Among the many electronic goodies, the suit is equipped with an arc reactor in the chest, an automated faceplate in the helmet with a lip-activated micro-switch that makes it go up and down; a wide-angle camera mounted between the eyes which displays on video glasses inside the faceplate, so he can get a wide-angle view don’t trip over kids in hospitals; and a voice-changing speaker set in the chest with a microphone in the chin of the helmet, so he can get a robotic voice.

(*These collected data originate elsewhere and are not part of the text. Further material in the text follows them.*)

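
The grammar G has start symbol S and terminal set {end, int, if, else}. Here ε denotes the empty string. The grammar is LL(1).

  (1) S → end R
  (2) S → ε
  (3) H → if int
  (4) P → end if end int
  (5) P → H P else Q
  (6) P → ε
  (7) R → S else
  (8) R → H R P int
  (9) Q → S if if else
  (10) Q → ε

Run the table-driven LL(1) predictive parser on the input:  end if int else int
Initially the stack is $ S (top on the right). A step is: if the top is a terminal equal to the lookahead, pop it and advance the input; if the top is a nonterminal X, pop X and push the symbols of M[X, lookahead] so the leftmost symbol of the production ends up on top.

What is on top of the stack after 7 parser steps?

S

step 1: stack=$ S  input=end if int else int $  — expand S → end R
step 2: stack=$ R end  input=end if int else int $  — match end
step 3: stack=$ R  input=if int else int $  — expand R → H R P int
step 4: stack=$ int P R H  input=if int else int $  — expand H → if int
step 5: stack=$ int P R int if  input=if int else int $  — match if
step 6: stack=$ int P R int  input=int else int $  — match int
step 7: stack=$ int P R  input=else int $  — expand R → S else
Stack after step 7: $ int P else S (top = S).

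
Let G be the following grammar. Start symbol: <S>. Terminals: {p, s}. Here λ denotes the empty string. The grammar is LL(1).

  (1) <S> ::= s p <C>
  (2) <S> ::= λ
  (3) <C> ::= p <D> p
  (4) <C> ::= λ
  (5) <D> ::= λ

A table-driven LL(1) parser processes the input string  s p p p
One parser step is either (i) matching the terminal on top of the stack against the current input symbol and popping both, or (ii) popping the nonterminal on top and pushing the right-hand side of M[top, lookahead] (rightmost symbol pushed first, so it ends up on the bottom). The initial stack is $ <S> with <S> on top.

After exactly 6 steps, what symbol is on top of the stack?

p

     Stack      Input      Action
  1  $ <S>      s p p p $  expand <S> ::= s p <C>
  2  $ <C> p s  s p p p $  match s
  3  $ <C> p    p p p $    match p
  4  $ <C>      p p $      expand <C> ::= p <D> p
  5  $ p <D> p  p p $      match p
  6  $ p <D>    p $        expand <D> ::= λ
Stack after step 6: $ p (top = p).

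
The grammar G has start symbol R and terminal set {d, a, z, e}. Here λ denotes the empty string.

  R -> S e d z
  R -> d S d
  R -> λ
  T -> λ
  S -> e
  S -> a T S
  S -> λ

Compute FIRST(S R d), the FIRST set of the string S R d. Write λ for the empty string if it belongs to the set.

{a, d, e}

FIRST(T): from T->λ we get {λ}. So FIRST(T) = {λ}.
FIRST(S): from S->e we get {e}; from S->a T S we get {a}; from S->λ we get {λ}. So FIRST(S) = {λ, a, e}.
FIRST(R): from R->S e d z we get {a, e}; from R->d S d we get {d}; from R->λ we get {λ}. So FIRST(R) = {λ, a, d, e}.
FIRST(S R d): take FIRST of each symbol in turn, carrying on past any symbol whose FIRST contains λ; result {a, d, e}.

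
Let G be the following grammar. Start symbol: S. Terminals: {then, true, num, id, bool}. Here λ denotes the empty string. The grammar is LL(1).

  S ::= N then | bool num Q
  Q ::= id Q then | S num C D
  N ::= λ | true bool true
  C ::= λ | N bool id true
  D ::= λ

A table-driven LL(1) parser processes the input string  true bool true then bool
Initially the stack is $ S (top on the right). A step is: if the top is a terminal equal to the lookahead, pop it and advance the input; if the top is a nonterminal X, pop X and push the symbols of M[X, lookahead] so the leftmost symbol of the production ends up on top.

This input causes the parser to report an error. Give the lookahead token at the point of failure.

bool

     Stack                  Input                       Action
  1  $ S                    true bool true then bool $  expand S ::= N then
  2  $ then N               true bool true then bool $  expand N ::= true bool true
  3  $ then true bool true  true bool true then bool $  match true
  4  $ then true bool       bool true then bool $       match bool
  5  $ then true            true then bool $            match true
  6  $ then                 then bool $                 match then
  7  $                      bool $                      error: stack empty but input remains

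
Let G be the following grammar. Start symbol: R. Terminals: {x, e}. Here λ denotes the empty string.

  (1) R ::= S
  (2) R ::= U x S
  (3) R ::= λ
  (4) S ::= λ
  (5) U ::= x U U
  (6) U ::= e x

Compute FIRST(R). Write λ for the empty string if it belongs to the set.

FIRST(S) = {λ}
FIRST(U) = {e, x}
FIRST(R) = {λ, e, x}  (via S, U x S)

{λ, e, x}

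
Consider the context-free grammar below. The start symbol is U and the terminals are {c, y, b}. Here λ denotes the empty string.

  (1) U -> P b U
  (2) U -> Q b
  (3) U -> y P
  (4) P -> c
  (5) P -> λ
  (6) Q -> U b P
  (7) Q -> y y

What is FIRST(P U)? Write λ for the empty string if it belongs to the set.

FIRST(P) = {λ, c}
FIRST(U) = {b, c, y}  (via P b U, Q b)
FIRST(Q) = {b, c, y}  (via U b P)
FIRST(P U): take FIRST of each symbol in turn, carrying on past any symbol whose FIRST contains λ; result {b, c, y}.

{b, c, y}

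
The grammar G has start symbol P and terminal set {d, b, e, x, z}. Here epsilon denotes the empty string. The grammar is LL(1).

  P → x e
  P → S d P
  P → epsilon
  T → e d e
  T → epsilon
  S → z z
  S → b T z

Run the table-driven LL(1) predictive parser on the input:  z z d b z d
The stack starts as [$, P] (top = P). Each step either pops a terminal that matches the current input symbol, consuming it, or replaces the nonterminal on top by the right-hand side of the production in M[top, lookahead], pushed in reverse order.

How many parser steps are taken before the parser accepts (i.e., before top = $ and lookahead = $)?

12

step 1: stack=$ P  input=z z d b z d $  — expand P → S d P
step 2: stack=$ P d S  input=z z d b z d $  — expand S → z z
step 3: stack=$ P d z z  input=z z d b z d $  — match z
step 4: stack=$ P d z  input=z d b z d $  — match z
step 5: stack=$ P d  input=d b z d $  — match d
step 6: stack=$ P  input=b z d $  — expand P → S d P
step 7: stack=$ P d S  input=b z d $  — expand S → b T z
step 8: stack=$ P d z T b  input=b z d $  — match b
step 9: stack=$ P d z T  input=z d $  — expand T → epsilon
step 10: stack=$ P d z  input=z d $  — match z
step 11: stack=$ P d  input=d $  — match d
step 12: stack=$ P  input=$  — expand P → epsilon
Accept reached after 12 steps.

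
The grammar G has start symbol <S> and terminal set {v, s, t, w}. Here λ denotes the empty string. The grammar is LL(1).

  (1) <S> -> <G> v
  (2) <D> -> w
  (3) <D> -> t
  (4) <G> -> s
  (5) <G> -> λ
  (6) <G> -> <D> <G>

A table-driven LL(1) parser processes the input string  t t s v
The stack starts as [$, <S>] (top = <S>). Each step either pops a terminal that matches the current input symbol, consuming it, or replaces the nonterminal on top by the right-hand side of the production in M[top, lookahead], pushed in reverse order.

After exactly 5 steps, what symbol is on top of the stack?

step 1: stack=$ <S>  input=t t s v $  — expand <S> -> <G> v
step 2: stack=$ v <G>  input=t t s v $  — expand <G> -> <D> <G>
step 3: stack=$ v <G> <D>  input=t t s v $  — expand <D> -> t
step 4: stack=$ v <G> t  input=t t s v $  — match t
step 5: stack=$ v <G>  input=t s v $  — expand <G> -> <D> <G>
Stack after step 5: $ v <G> <D> (top = <D>).

<D>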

The suit is made of steel sheets less than a millimeter thick and weighs roughly 88 lbs (37 kilograms) including the electronics, batteries, and padding. He says it’s not as heavy as it looks because the weight is distributed over his whole body, but it does restrict his mobility.
He’ll be appearing at the Starlight Foundation fund-raiser at the Tuggeranong Hyperdome in Canberra, Australia.
All I need right now is a montage of him building the suit from scratch with a hammer, like in the second opening of the 90’s cartoon.